Family helps family, if the help is unending, then the ones doling out the aid need to reevaluate the situation and determine if the original cause is  still ongoing or have you turned into a welfare check.  People need to be allowed to crash and burn sometimes to get it together its sad to say.  Personally, I am glad my family helped me out when I was out of work for a year.  I can honestly say I would have been on the street without their help.  Now when I finally got my house back in order.  I did not necessarily have money to pay them back with immediately, but I did things that made a financial impact to them.  I rebuilt their fence for $600 when it would have cost $3000 for a company to come in and do it.  Now my brother kinda scratches his head when I get my parents nice gifts, but in my mind it's a way to show appreciation and give some back.

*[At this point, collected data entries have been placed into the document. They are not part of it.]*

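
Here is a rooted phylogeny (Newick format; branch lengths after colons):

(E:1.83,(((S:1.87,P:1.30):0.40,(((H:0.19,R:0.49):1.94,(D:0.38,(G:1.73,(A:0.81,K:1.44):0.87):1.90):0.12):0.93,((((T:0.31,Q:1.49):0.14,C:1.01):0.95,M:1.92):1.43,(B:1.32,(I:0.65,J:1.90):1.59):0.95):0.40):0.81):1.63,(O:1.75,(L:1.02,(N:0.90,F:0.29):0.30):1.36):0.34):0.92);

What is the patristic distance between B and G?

The path runs B → … → MRCA → … → G; the MRCA is the node subtending (((H,R),(D,(G,(A,K)))),((((T,Q),C),M),(B,(I,J)))).
Branch lengths along that path: 1.32 + 0.95 + 0.40 + 0.93 + 0.12 + 1.90 + 1.73 = 7.35.

7.35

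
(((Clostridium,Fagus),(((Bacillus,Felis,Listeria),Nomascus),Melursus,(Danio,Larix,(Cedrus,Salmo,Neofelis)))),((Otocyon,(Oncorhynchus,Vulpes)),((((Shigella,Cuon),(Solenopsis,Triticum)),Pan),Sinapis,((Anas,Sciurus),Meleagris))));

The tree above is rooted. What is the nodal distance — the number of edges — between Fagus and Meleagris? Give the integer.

The MRCA of Fagus and Meleagris is the root of the tree.
From Fagus up to that node: 3 branches. From Meleagris up to the same node: 4 branches. Total: 3 + 4 = 7.

7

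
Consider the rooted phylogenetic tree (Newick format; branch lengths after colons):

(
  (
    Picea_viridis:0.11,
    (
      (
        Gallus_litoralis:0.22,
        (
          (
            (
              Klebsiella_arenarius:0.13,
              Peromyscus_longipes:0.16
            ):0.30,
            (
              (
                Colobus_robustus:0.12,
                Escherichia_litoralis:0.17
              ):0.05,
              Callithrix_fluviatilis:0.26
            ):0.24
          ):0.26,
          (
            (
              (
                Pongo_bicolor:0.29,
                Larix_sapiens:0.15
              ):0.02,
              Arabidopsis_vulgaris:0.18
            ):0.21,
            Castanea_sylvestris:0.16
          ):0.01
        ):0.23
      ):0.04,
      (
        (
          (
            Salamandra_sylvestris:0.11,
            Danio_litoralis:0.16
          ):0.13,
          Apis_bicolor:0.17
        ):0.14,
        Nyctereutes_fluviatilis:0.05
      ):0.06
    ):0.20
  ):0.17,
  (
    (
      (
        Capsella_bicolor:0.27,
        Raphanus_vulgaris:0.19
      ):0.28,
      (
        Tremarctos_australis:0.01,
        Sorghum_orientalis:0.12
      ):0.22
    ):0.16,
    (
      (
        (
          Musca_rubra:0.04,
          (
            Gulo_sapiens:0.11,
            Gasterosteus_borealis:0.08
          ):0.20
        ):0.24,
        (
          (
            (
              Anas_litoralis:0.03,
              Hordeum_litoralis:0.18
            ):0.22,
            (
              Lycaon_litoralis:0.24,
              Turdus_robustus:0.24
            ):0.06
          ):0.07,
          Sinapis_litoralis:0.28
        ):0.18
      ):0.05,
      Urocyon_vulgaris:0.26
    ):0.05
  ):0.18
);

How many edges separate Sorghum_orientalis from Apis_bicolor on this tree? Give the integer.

The MRCA of Sorghum_orientalis and Apis_bicolor is the root of the tree.
From Sorghum_orientalis up to that node: 4 branches. From Apis_bicolor up to the same node: 5 branches. Total: 4 + 5 = 9.

9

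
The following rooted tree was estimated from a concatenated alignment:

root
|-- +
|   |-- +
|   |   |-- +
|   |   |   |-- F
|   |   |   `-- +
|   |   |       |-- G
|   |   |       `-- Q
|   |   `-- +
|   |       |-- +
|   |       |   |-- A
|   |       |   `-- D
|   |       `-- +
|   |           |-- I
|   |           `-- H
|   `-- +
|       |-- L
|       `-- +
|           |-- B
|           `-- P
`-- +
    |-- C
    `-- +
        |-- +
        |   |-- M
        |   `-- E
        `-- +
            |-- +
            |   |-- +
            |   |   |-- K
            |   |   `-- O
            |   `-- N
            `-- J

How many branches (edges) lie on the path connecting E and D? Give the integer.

The MRCA of E and D is the root of the tree.
From E up to that node: 4 branches. From D up to the same node: 5 branches. Total: 4 + 5 = 9.

9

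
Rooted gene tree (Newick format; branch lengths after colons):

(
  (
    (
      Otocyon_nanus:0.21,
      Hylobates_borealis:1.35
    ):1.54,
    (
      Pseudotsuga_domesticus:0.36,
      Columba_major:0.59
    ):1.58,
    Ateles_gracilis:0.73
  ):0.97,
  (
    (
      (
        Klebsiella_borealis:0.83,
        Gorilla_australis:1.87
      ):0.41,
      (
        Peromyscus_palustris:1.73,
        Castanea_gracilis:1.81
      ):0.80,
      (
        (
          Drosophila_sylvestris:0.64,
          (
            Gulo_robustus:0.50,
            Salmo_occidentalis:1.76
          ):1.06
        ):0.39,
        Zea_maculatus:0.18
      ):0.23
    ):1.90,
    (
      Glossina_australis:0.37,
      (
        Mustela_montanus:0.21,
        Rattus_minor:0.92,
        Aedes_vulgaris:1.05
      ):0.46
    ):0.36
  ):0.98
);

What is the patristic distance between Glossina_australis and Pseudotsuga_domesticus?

4.62

The path runs Glossina_australis → … → MRCA → … → Pseudotsuga_domesticus; the MRCA is the root of the tree.
Branch lengths along that path: 0.37 + 0.36 + 0.98 + 0.97 + 1.58 + 0.36 = 4.62.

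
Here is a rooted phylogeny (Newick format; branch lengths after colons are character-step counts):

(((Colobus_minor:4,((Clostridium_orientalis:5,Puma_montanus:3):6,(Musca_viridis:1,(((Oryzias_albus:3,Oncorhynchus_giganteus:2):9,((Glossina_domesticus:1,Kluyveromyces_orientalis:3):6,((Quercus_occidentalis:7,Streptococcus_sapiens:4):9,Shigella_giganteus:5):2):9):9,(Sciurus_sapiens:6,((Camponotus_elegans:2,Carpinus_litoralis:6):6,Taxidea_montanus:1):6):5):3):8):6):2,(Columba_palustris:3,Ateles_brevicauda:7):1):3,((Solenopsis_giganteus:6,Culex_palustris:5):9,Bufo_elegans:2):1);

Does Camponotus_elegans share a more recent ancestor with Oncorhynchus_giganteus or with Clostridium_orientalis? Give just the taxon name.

The MRCA of Camponotus_elegans and Oncorhynchus_giganteus subtends (((Oryzias_albus,Oncorhynchus_giganteus),((Glossina_domesticus,Kluyveromyces_orientalis),((Quercus_occidentalis,Streptococcus_sapiens),Shigella_giganteus))),(Sciurus_sapiens,((Camponotus_elegans,Carpinus_litoralis),Taxidea_montanus))) (11 taxa).
The MRCA of Camponotus_elegans and Clostridium_orientalis subtends ((Clostridium_orientalis,Puma_montanus),(Musca_viridis,(((Oryzias_albus,Oncorhynchus_giganteus),((Glossina_domesticus,Kluyveromyces_orientalis),((Quercus_occidentalis,Streptococcus_sapiens),Shigella_giganteus))),(Sciurus_sapiens,((Camponotus_elegans,Carpinus_litoralis),Taxidea_montanus))))) (14 taxa).
The first is nested inside the second, so Camponotus_elegans shares a more recent common ancestor with Oncorhynchus_giganteus.

Oncorhynchus_giganteus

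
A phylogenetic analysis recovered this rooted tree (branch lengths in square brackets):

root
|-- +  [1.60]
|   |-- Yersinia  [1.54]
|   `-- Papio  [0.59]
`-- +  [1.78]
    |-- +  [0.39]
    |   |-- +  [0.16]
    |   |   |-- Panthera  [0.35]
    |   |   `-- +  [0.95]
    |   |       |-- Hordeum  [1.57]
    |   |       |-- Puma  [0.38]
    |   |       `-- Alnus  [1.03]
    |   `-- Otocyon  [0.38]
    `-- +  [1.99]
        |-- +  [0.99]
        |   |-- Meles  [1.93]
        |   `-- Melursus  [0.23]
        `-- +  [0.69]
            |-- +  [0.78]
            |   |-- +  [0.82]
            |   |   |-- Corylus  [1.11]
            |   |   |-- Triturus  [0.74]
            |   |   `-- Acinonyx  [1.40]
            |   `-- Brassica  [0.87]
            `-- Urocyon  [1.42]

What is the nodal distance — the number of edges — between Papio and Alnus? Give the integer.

7

The MRCA of Papio and Alnus is the root of the tree.
From Papio up to that node: 2 branches. From Alnus up to the same node: 5 branches. Total: 2 + 5 = 7.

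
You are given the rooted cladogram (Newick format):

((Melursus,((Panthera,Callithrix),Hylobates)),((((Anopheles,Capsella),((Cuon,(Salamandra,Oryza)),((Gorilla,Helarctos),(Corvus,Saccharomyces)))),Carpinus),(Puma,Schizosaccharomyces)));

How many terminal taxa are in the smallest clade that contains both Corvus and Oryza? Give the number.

7

The MRCA of Corvus and Oryza is the node subtending ((Cuon,(Salamandra,Oryza)),((Gorilla,Helarctos),(Corvus,Saccharomyces))).
That clade contains 7 terminal taxa: Corvus, Cuon, Gorilla, Helarctos, Oryza, Saccharomyces, Salamandra.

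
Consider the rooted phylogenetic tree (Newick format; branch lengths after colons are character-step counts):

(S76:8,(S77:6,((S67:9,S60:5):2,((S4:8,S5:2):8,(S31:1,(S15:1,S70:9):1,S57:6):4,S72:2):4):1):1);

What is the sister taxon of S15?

S70

S15 attaches to the tree at the node subtending (S15,S70).
The other lineage descending from that same node — the sister group — is the single tip S70.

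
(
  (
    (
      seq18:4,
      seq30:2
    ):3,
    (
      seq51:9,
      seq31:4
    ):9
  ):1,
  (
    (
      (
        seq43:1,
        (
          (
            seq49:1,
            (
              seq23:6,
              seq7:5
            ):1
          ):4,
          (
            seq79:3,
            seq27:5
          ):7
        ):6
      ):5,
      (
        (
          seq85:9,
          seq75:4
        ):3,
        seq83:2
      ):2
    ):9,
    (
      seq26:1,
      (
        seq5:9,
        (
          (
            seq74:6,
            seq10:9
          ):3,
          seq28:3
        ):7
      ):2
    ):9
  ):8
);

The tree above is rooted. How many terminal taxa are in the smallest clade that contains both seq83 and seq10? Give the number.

14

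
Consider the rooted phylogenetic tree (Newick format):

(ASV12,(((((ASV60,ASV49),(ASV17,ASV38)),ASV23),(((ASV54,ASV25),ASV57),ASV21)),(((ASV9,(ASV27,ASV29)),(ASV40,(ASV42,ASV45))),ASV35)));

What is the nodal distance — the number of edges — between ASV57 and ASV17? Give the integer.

7

The MRCA of ASV57 and ASV17 is the node subtending ((((ASV60,ASV49),(ASV17,ASV38)),ASV23),(((ASV54,ASV25),ASV57),ASV21)).
From ASV57 up to that node: 3 branches. From ASV17 up to the same node: 4 branches. Total: 3 + 4 = 7.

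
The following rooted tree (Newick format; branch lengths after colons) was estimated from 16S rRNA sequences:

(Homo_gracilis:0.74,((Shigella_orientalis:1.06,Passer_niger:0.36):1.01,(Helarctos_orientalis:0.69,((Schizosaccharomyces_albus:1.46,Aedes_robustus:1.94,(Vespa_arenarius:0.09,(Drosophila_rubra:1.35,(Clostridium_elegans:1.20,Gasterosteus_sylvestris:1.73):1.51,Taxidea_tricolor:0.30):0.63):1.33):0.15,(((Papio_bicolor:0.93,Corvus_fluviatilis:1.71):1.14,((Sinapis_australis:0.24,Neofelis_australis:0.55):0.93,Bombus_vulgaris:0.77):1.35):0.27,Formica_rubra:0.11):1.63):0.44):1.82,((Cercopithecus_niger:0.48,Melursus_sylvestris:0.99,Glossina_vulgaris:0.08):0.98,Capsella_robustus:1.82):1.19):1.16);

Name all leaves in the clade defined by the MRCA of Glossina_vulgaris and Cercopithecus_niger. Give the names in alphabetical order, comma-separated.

Cercopithecus_niger, Glossina_vulgaris, Melursus_sylvestris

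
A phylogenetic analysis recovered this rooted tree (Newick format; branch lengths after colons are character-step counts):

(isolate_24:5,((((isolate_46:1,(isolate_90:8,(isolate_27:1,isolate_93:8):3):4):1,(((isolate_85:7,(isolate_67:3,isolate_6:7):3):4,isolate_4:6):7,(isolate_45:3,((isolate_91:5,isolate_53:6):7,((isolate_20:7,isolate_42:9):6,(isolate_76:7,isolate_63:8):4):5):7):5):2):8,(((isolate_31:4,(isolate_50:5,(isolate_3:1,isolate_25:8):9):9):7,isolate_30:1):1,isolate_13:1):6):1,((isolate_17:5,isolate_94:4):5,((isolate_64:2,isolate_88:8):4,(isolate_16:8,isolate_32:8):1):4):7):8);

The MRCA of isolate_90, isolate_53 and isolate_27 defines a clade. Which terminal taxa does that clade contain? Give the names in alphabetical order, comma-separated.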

Thanks for all the help Mom and Dad

Commentonitall
Commentonitall

Reading this article I have come to realize a similar situation exists in my life.  I'm the youngest and only male in my family.  My parents are baby boomers raised in all the traditional trappings that go with that generation.  My sisters have received quite a bit of help over the years, while I made it all on my own.  I bought a house, I landed a job and I built my credit without asking for a dime.  I thought both my siblings had done the same.  Come to find out this is not necessarily the case.  My question is do people notice that if they are male their sisters get more help given similar circumstances to the ones I listed above?  Just curious.

ndelafuente49
ndelafuente49

@KarenWagoner  You become helpless and move on. God has already rewarded these greedy people with a lottery. How could he have done this if he was truly impartial?

purplegirl666
purplegirl666

@dgharris48 i know how you feel. my mom wants to transfer the house to my oldest brother. although, i currently live with her and take care of her. I was really hurt when she said that she trusts him only and none of the others siblings or myself. i want noting to do with my mom now. she disgusts me. i sacrifice so much for her and this is what i get? i wont sacrifice for her anymore. i told her that if she is incapacitated to make my brother responsible not me. im mot gonna take care of her if she doesn't feel that i deserve anything and she doesn't trust me. the hell with her!

ndelafuente49
ndelafuente49

@Commentonitall Hmm! In my family it was the other way around. My mother took my  sister's inheritance from my grandpa and my dad and handed it over to me. I'm the youngest and my sister older to me by 7 years and she put me through medical college after my Dad died. My mother made tall promises to her to leech off my sister and even had my sister postpone her marriage until I finished med school. Even then since my sister was already 29 years old, she could find a good husband and she married a homeless person of foreign origin. Before her marriage my sister also repaid the bank the mortgage that my Dad had taken on his home. It seemed like the harder my sister worked to keep a roof over her father's family, the more evil  and greedy my mom became. Then one fine day my sister came to know through relatives that my mother had told them that she had no intentions of giving my sister an equal share in my deceased Dad's real estate and that I was going to inherit it all. Can you believe a woman having no consciousness and so evil and lacking compassion for her own daughter?

JeffreyLeonardo
JeffreyLeonardo

Keith replied I cant believe that a stay at home mom able to make $7345 in one month on the computer. did you see this(Click on menu Home)  

Sandahl192
Sandahl192

I don't think gender is an issue.  There are many stories from sisters whose brother(s) were the favorite.